Remember that the confrontation clause provides that in all criminal prosecutions the accused shall enjoy the right to confront witnesses against him. In Crawford v. Washington, 541 U.S. 36 (2004), the Supreme Court interpreted the clause to bar the introduction of testimonial hearsay statements by a witness who is not subject to cross examination at trial unless the witness is unavailable and the defendant had a prior opportunity to cross examine the witness. Crawford defined the term “testimony” as “[a] solemn declaration or affirmation made for the purpose of establishing or proving some fact.” Crawford, 541 U.S. at 51. (For a detailed discussion of Crawford and its progeny, see Jessica Smith, Understanding the New Confrontation Clause Analysis: Crawford, Davis, and Melendez-Diaz, Administration of Justice Bulletin 2010/02 (April 2010) (available here)).
Does the law enforcement officer’s testimony in Hinchman about the lab technician implicate the confrontation clause or require application of the Crawford test?
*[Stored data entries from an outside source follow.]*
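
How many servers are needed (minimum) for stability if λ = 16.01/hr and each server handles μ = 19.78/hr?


Stability requires cμ > λ ⇔ c > λ/μ.
λ/μ = 16.01/19.78 = 0.8094
Minimum integer c = ⌊0.8094⌋ + 1 = 1
Check: 1·19.78 = 19.78 > 16.01, while 0·19.78 = 0.00 ≤ 16.01

Final: 1 servers


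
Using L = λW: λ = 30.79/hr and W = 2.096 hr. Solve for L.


L = λW = 30.79·2.096 = 64.5358

Final: 64.5358


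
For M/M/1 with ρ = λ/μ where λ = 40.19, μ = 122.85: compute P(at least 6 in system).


ρ = 40.19/122.85 = 0.3271
P(N ≥ n) = ρ^n = 0.3271^6 = 0.001226

Final: 0.001226


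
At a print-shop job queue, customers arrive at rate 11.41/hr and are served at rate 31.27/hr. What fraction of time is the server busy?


ρ = λ/μ = 11.41/31.27 = 0.3649

Final: 0.3649


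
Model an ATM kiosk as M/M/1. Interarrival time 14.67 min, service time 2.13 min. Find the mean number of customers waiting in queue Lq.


λ = 60/14.67 = 4.0900 /hr
μ = 60/2.13 = 28.1690 /hr
ρ = λ/μ = 4.0900/28.1690 = 0.1452
Lq = ρ²/(1−ρ) = 0.02108/0.8548 = 0.02466

Final: 0.02466


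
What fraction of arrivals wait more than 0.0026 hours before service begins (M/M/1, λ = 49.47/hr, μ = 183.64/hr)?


ρ = 49.47/183.64 = 0.2694
P(Wq > t) = ρ·e^{−(μ−λ)t} = 0.2694·e^{−0.3488}
= 0.2694·0.705505 = 0.190053

Final: 0.190053


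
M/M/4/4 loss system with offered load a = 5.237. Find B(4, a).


B(c,a) = (a^c/c!) / Σ_{k=0}^{c} a^k/k!
a^4/4! = 31.341448
Σ terms (k=0..4): 1.00000 + 5.23700 + 13.71308 + 23.93847 + 31.34145 = 75.230007
B = 31.341448/75.230007 = 0.416608

Final: 0.416608


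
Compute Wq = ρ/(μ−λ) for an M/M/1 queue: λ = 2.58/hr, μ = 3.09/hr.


ρ = 2.58/3.09 = 0.8350
Wq = ρ/(μ−λ) = 0.8350/(3.09 − 2.58) = 0.8350/0.5100 = 1.6372 hr

Final: 1.6372 hr


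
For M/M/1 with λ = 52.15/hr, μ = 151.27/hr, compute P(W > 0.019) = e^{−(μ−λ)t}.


W ~ Exponential(μ−λ) for M/M/1.
μ − λ = 151.27 − 52.15 = 99.1200
P(W > t) = e^{−(μ−λ)t} = e^{−1.8833} = 0.152090

Final: 0.152090


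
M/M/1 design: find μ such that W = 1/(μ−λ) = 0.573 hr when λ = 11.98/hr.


W = 1/(μ−λ) ⇒ μ − λ = 1/W = 1/0.573 = 1.7452
μ = λ + 1/W = 11.98 + 1.7452 = 13.7252 per hr

Final: 13.7252 /hr


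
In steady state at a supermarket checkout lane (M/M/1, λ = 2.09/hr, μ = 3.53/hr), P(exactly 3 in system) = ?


ρ = 2.09/3.53 = 0.5921
P_n = (1−ρ)·ρ^n = (1 − 0.5921)·0.5921^3 = 0.4079·0.207546 = 0.084665

Final: 0.084665


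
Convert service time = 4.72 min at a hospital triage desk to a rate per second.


μ = 1/(service time) in consistent units.
1 second = 0.0166667 min, so μ = 0.0166667/4.72 = 0.003531 per second

Final: 0.003531 /sec


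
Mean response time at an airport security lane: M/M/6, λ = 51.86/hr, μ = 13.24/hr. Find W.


a = 3.9169; ρ = 0.6528; P₀ = 0.018335
Lq = P₀·a^c·ρ/(c!(1−ρ)²) = 0.49807
Wq = Lq/λ = 0.49807/51.86 = 0.009604 hr
W = Wq + 1/μ = 0.009604 + 0.07553 = 0.08513 hr

Final: 0.08513 hr


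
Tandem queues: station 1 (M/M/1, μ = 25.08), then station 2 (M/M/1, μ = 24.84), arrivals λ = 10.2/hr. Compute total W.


Each node sees arrival rate λ = 10.2/hr (tandem ⇒ throughput preserved).
W₁ = 1/(μ₁−λ) = 1/(25.08−10.2) = 0.06720 hr
W₂ = 1/(μ₂−λ) = 1/(24.84−10.2) = 0.06831 hr
W_total = W₁ + W₂ = 0.06720 + 0.06831 = 0.13551 hr

Final: 0.13551 hr


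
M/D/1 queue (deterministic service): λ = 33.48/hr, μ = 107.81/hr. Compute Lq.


ρ = 33.48/107.81 = 0.3105
M/D/1: Lq = ρ²/(2(1−ρ)) = 0.09644/(2·0.6895) = 0.06994

Final: 0.06994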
No. The law enforcement officer testified as to his observations regarding where the technician worked and what she was wearing rather than to someone else’s out-of-court statements. Thus, there is no hearsay and no confrontation clause problem. See, e.g., Deeds v. State, ___ So.3d ___, 2009 WL 4350783 (Miss. 2009) (rejecting defendant’s argument in DWI trial that his confrontation clause rights were violated by the introduction of blood test results because the nurse who withdrew his blood did not testify at trial; concluding that neither the procedure used to draw the defendant’s blood nor the blood itself were statements or “nonverbal conduct intended as an assertion” and that unidentified nurse was not a witness against defendant).
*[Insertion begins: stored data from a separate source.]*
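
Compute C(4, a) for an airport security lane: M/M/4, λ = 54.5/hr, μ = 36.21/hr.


a = λ/μ = 1.5051; ρ = a/4 = 0.3763
P₀ = 0.219835 (from M/M/c formula)
C(c,a) = [a^c/(c!(1−ρ))]·P₀ = [5.13183/(24·0.6237)]·0.219835
= 0.34282·0.219835 = 0.075364

Final: 0.075364


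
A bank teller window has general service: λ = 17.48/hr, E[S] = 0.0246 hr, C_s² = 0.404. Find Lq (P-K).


ρ = λ·E[S] = 17.48·0.0246 = 0.4300
Lq = ρ²(1+C_s²)/(2(1−ρ)) = 0.1849·(1+0.404)/(2·0.5700)
= 0.1849·1.4040/1.1400 = 0.22773

Final: 0.22773


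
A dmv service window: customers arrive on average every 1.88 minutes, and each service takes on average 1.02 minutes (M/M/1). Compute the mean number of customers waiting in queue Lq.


λ = 60/1.88 = 31.9149 /hr
μ = 60/1.02 = 58.8235 /hr
ρ = λ/μ = 31.9149/58.8235 = 0.5426
Lq = ρ²/(1−ρ) = 0.2944/0.4574 = 0.6435

Final: 0.6435


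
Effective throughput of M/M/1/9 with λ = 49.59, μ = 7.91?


ρ = 6.2693; P_K = (1−ρ)ρ^9/(1−ρ^10) = 0.840492
λ_eff = λ(1 − P_K) = 49.59·(1 − 0.840492) = 49.59·0.159508 = 7.9100 /hr

Final: 7.9100 /hr


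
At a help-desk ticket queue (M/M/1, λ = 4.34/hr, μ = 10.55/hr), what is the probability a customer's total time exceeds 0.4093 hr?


W ~ Exponential(μ−λ) for M/M/1.
μ − λ = 10.55 − 4.34 = 6.2100
P(W > t) = e^{−(μ−λ)t} = e^{−2.5418} = 0.078728

Final: 0.078728


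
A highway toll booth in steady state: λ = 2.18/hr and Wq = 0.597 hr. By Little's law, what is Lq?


Lq = λWq = 2.18·0.597 = 1.3015

Final: 1.3015


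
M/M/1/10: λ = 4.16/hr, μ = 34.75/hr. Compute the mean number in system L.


ρ = 4.16/34.75 = 0.1197
L = ρ[1 − (K+1)ρ^K + Kρ^(K+1)] / [(1−ρ)(1−ρ^(K+1))]
Numerator: 0.1197·(1 − 11·6.045e-10 + 10·7.236e-11) = 0.119712
Denominator: (0.8803)·(1.000000) = 0.880288
L = 0.119712/0.880288 = 0.1360

Final: 0.1360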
Suppose, however, that a law enforcement officer in an implied consent case asks a hospital nurse to draw blood and, in the nurse’s office, sees affixed to the wall a diploma conferring upon the nurse a degree in nursing and a Board of Nursing license. May the officer testify about those observations without violating a defendant’s confrontation rights? Yes.
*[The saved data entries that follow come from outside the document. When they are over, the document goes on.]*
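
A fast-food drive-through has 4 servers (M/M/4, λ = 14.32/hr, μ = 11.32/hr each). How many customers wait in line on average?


a = λ/μ = 1.2650; ρ = a/4 = 0.3163
P₀ = 0.281009
Lq = P₀·a^c·ρ / (c!·(1−ρ)²) = 0.281009·2.56086·0.3163/(24·0.46751)
= 0.02028

Final: 0.02028


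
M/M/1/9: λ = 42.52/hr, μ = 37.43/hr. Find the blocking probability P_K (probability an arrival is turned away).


ρ = λ/μ = 42.52/37.43 = 1.1360
P_K = (1−ρ)ρ^K/(1−ρ^(K+1)) = (-0.1360·3.150365)/(1 − 3.578774)
= -0.428409/-2.578774 = 0.166129

Final: 0.166129


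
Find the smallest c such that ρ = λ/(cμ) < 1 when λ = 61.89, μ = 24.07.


Stability requires cμ > λ ⇔ c > λ/μ.
λ/μ = 61.89/24.07 = 2.5713
Minimum integer c = ⌊2.5713⌋ + 1 = 3
Check: 3·24.07 = 72.21 > 61.89, while 2·24.07 = 48.14 ≤ 61.89

Final: 3 servers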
Now the officer’s testimony arguably relays hearsay consisting of statements contained in official documents created by another entity that are offered to prove the nurse was qualified. Yet these statements by the university and the nursing board are not testimonial under Crawford. They were created for administration of the entities’ affairs and not for the purpose of establishing this nurse’s qualifications at trial. See Melendez-Diaz v. Massachusetts, 129 S. Ct. 2527, 2539-40 (2009) (distinguishing affidavits reporting the results of forensic analysis that were prepared for use at trial from nontestimonial business and public records). So there is no confrontation clause bar to their admission.
Thanks to my colleague Jessica Smith, expert in all things Crawford, for her assistance with this post.